In the case of filter, as it expects an instantiated object from the Predicate interface, it knows that it must execute the defined code is parametroFiltro -> parametroFiltro.equals("valor") as a method that has something like return and takes only a String type parameter.

The second use of lambda was used to define as a parameter reducing an instance of the Binaryoperator class, which has the method apply as a method that takes two variables and returns a type T, defined in the anonymity class creation. in this case:

Collectors.reducing(new BinaryOperator<String>() {

    @Override
    public String apply(String a, String b) {
        return null;
    }
}

There’s no charge on that, I told you because I thought it was cool to share more fun ways of dealing with it.

And anyway, please, if more studied people on the subject manage to complete the information I am immensely grateful.

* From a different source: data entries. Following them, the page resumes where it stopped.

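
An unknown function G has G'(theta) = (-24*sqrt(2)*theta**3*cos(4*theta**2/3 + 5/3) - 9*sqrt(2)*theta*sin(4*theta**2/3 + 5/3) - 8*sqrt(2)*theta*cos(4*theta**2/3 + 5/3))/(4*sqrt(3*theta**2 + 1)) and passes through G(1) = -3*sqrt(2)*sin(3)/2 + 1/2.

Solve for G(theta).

G'(theta) has the shape u'v + uv' for u = -3*sqrt(3*theta**2/2 + 1/2)/2 and v = sin(4*theta**2/3 + 5/3) — it is the derivative of the product u*v.
A general antiderivative is -3*sqrt(3*theta**2/2 + 1/2)*sin(4*theta**2/3 + 5/3)/2 + C.
The condition gives C = -3*sqrt(2)*sin(3)/2 + 1/2 - (-3*sqrt(2)*sin(3)/2) = 1/2.
So G(theta) = (-3*sqrt(2)*sqrt(3*theta**2 + 1)*sin(4*theta**2/3 + 5/3) + 2)/4.
Check: d/dtheta[(-3*sqrt(2)*sqrt(3*theta**2 + 1)*sin(4*theta**2/3 + 5/3) + 2)/4] = (-24*sqrt(2)*theta**3*cos(4*theta**2/3 + 5/3) - 9*sqrt(2)*theta*sin(4*theta**2/3 + 5/3) - 8*sqrt(2)*theta*cos(4*theta**2/3 + 5/3))/(4*sqrt(3*theta**2 + 1)) = G'(theta).

G(theta) = (-3*sqrt(2)*sqrt(3*theta**2 + 1)*sin(4*theta**2/3 + 5/3) + 2)/4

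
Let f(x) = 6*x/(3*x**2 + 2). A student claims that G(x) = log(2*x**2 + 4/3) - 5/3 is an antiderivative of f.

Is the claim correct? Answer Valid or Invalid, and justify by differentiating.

Valid. The derivative of G reproduces f.

d/dx[G] = 6*x/(3*x**2 + 2)
This equals f(x) exactly, so the claim holds.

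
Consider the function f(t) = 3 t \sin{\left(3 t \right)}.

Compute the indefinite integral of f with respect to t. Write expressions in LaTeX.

A first test for any F(t): its t-derivative must equal f(t) identically.
Check: d/dt[- \frac{3 t \cos{\left(3 t \right)} - \sin{\left(3 t \right)}}{3}] = 3 t \sin{\left(3 t \right)} = f(t).

F(t) = - \frac{3 t \cos{\left(3 t \right)} - \sin{\left(3 t \right)}}{3} + C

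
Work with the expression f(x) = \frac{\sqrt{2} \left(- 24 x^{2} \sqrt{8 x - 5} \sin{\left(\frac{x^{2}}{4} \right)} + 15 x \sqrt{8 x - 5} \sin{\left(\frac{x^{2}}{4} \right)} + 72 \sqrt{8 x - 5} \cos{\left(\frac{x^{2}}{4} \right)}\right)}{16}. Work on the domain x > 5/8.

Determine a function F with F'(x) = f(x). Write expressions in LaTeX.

An antiderivative is F(x) = \frac{3 \left(4 x - \frac{5}{2}\right)^{\frac{3}{2}} \cos{\left(\frac{x^{2}}{4} \right)}}{2}.

f has the shape u'v + uv' for u = \frac{3 \left(4 x - \frac{5}{2}\right)^{\frac{3}{2}}}{2} and v = \cos{\left(\frac{x^{2}}{4} \right)} — it is the derivative of the product u*v.
Check: d/dx[\frac{3 \left(4 x - \frac{5}{2}\right)^{\frac{3}{2}} \cos{\left(\frac{x^{2}}{4} \right)}}{2}] = \frac{\sqrt{2} \left(- 24 x^{2} \sqrt{8 x - 5} \sin{\left(\frac{x^{2}}{4} \right)} + 15 x \sqrt{8 x - 5} \sin{\left(\frac{x^{2}}{4} \right)} + 72 \sqrt{8 x - 5} \cos{\left(\frac{x^{2}}{4} \right)}\right)}{16} = f(x).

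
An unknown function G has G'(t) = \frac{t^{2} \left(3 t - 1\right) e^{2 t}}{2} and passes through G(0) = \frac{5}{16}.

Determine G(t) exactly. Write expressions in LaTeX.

G(t) = \frac{\left(12 t^{3} - 22 t^{2} + 22 t - 11\right) e^{2 t} + 16}{16}

Recognize the product-rule pattern: G'(t) = u'v + uv' with u = \frac{3 t^{3}}{4} - \frac{11 t^{2}}{8} + \frac{11 t}{8} - \frac{11}{16}, v = e^{2 t}, so integration by parts undoes it.
A general antiderivative is \frac{\left(12 t^{3} - 22 t^{2} + 22 t - 11\right) e^{2 t}}{16} + C.
The condition gives C = \frac{5}{16} - (- \frac{11}{16}) = 1.
So G(t) = \frac{\left(12 t^{3} - 22 t^{2} + 22 t - 11\right) e^{2 t} + 16}{16}.
Check: d/dt[\frac{\left(12 t^{3} - 22 t^{2} + 22 t - 11\right) e^{2 t} + 16}{16}] = \frac{3 t^{3} e^{2 t}}{2} - \frac{t^{2} e^{2 t}}{2}, which equals G'(t).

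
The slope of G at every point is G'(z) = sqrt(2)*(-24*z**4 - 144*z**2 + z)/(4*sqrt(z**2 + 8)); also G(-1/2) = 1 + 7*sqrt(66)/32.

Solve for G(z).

G'(z) has the shape u'v + uv' for u = -2*sqrt(z**2/2 + 4) and v = 3*z**3/2 - 1/4 — it is the derivative of the product u*v.
A general antiderivative is -2*sqrt(z**2/2 + 4)*(3*z**3/2 - 1/4) + C.
The condition gives C = 1 + 7*sqrt(66)/32 - (7*sqrt(66)/32) = 1.
So G(z) = -(6*sqrt(2)*z**3*sqrt(z**2 + 8) - sqrt(2)*sqrt(z**2 + 8) - 4)/4.
Check: d/dz[-(6*sqrt(2)*z**3*sqrt(z**2 + 8) - sqrt(2)*sqrt(z**2 + 8) - 4)/4] = (-24*sqrt(2)*z**4 - 144*sqrt(2)*z**2 + sqrt(2)*z)/(4*sqrt(z**2 + 8)), which equals G'(z).

G(z) = -(6*sqrt(2)*z**3*sqrt(z**2 + 8) - sqrt(2)*sqrt(z**2 + 8) - 4)/4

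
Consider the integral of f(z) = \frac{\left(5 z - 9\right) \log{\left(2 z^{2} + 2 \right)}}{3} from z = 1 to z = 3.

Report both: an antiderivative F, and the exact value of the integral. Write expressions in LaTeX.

A candidate is checked by its d/dz: the result must match f(z).
F(z) = \frac{5 z^{2} \log{\left(z^{2} + 1 \right)}}{6} - \frac{5 z^{2}}{6} + \frac{5 z^{2} \log{\left(2 \right)}}{6} - 3 z \log{\left(z^{2} + 1 \right)} - 3 z \log{\left(2 \right)} + 6 z + \frac{5 \log{\left(z^{2} + 1 \right)}}{6} - 6 \operatorname{atan}{\left(z \right)} is an antiderivative of f.
Check: d/dz[\frac{5 z^{2} \log{\left(z^{2} + 1 \right)}}{6} - \frac{5 z^{2}}{6} + \frac{5 z^{2} \log{\left(2 \right)}}{6} - 3 z \log{\left(z^{2} + 1 \right)} - 3 z \log{\left(2 \right)} + 6 z + \frac{5 \log{\left(z^{2} + 1 \right)}}{6} - 6 \operatorname{atan}{\left(z \right)}] = \frac{5 z \log{\left(z^{2} + 1 \right)}}{3} + \frac{5 z \log{\left(2 \right)}}{3} - 3 \log{\left(z^{2} + 1 \right)} - 3 \log{\left(2 \right)}, which equals f(z).
F(3) = - 6 \operatorname{atan}{\left(3 \right)} - \frac{2 \log{\left(10 \right)}}{3} - \frac{3 \log{\left(2 \right)}}{2} + \frac{21}{2}; F(1) = - \frac{3 \pi}{2} - \frac{7 \log{\left(2 \right)}}{2} + \frac{31}{6}.
Integral = F(3) - F(1) = - 6 \operatorname{atan}{\left(3 \right)} - \frac{3 \log{\left(20 \right)}}{2} - \frac{5 \log{\left(2 \right)}}{6} + \frac{5 \log{\left(10 \right)}}{6} + \frac{13 \log{\left(4 \right)}}{6} + \frac{3 \pi}{2} + \frac{16}{3}.

Antiderivative: F(z) = \frac{5 z^{2} \log{\left(z^{2} + 1 \right)}}{6} - \frac{5 z^{2}}{6} + \frac{5 z^{2} \log{\left(2 \right)}}{6} - 3 z \log{\left(z^{2} + 1 \right)} - 3 z \log{\left(2 \right)} + 6 z + \frac{5 \log{\left(z^{2} + 1 \right)}}{6} - 6 \operatorname{atan}{\left(z \right)}; value = - 6 \operatorname{atan}{\left(3 \right)} - \frac{3 \log{\left(20 \right)}}{2} - \frac{5 \log{\left(2 \right)}}{6} + \frac{5 \log{\left(10 \right)}}{6} + \frac{13 \log{\left(4 \right)}}{6} + \frac{3 \pi}{2} + \frac{16}{3}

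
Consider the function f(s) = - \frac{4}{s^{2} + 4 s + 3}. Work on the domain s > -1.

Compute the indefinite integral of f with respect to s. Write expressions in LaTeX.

The denominator factors as \left(s + 1\right) \left(s + 3\right); partial fractions split f into directly integrable pieces: \frac{2}{s + 3} - \frac{2}{s + 1}.
Check: d/ds[- 2 \left(\log{\left(s + 1 \right)} - \log{\left(s + 3 \right)}\right)] = - \frac{4}{s^{2} + 4 s + 3} = f(s).

F(s) = - 2 \left(\log{\left(s + 1 \right)} - \log{\left(s + 3 \right)}\right) + C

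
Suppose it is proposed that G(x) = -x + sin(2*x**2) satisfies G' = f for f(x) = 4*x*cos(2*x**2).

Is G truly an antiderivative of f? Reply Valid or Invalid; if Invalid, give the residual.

Invalid: d/dx[G] - f = -1, which is not 0.

d/dx[G] = 4*x*cos(2*x**2) - 1
d/dx[G] - f(x) = -1 != 0.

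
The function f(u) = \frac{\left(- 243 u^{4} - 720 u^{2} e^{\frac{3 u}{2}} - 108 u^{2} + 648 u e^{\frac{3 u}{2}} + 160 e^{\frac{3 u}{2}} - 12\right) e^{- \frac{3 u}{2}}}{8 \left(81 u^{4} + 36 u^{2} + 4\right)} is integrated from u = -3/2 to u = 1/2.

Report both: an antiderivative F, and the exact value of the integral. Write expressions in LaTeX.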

  • Thanks for the help, I’m still beginners and there are some things in your code that I don’t understand.

  • 1

    @Ogarov, Oook, so you don’t understand I suppose it’s the Ambo expressions. I’ll explain it to you as best I can. Open for others to improve the explanation.

0

you create a class that implements an Arraylist and then you can implement a search method and overwrite it for each desired attribute. Collections already implement these standard methods. Sort: Sorts the elements of a List. binarySearch: Locates an object in a List using the introduced high-performance binary search algorithm. To use them the objects you place in Arraylist need to have the method compareTo is declared in the Comparable interface and is sometimes called natural comparison method. The call Sort can specify as a second argument a Comparator object, which determines an alternative order of the elements. Reference is Java - How to Program 10th ed.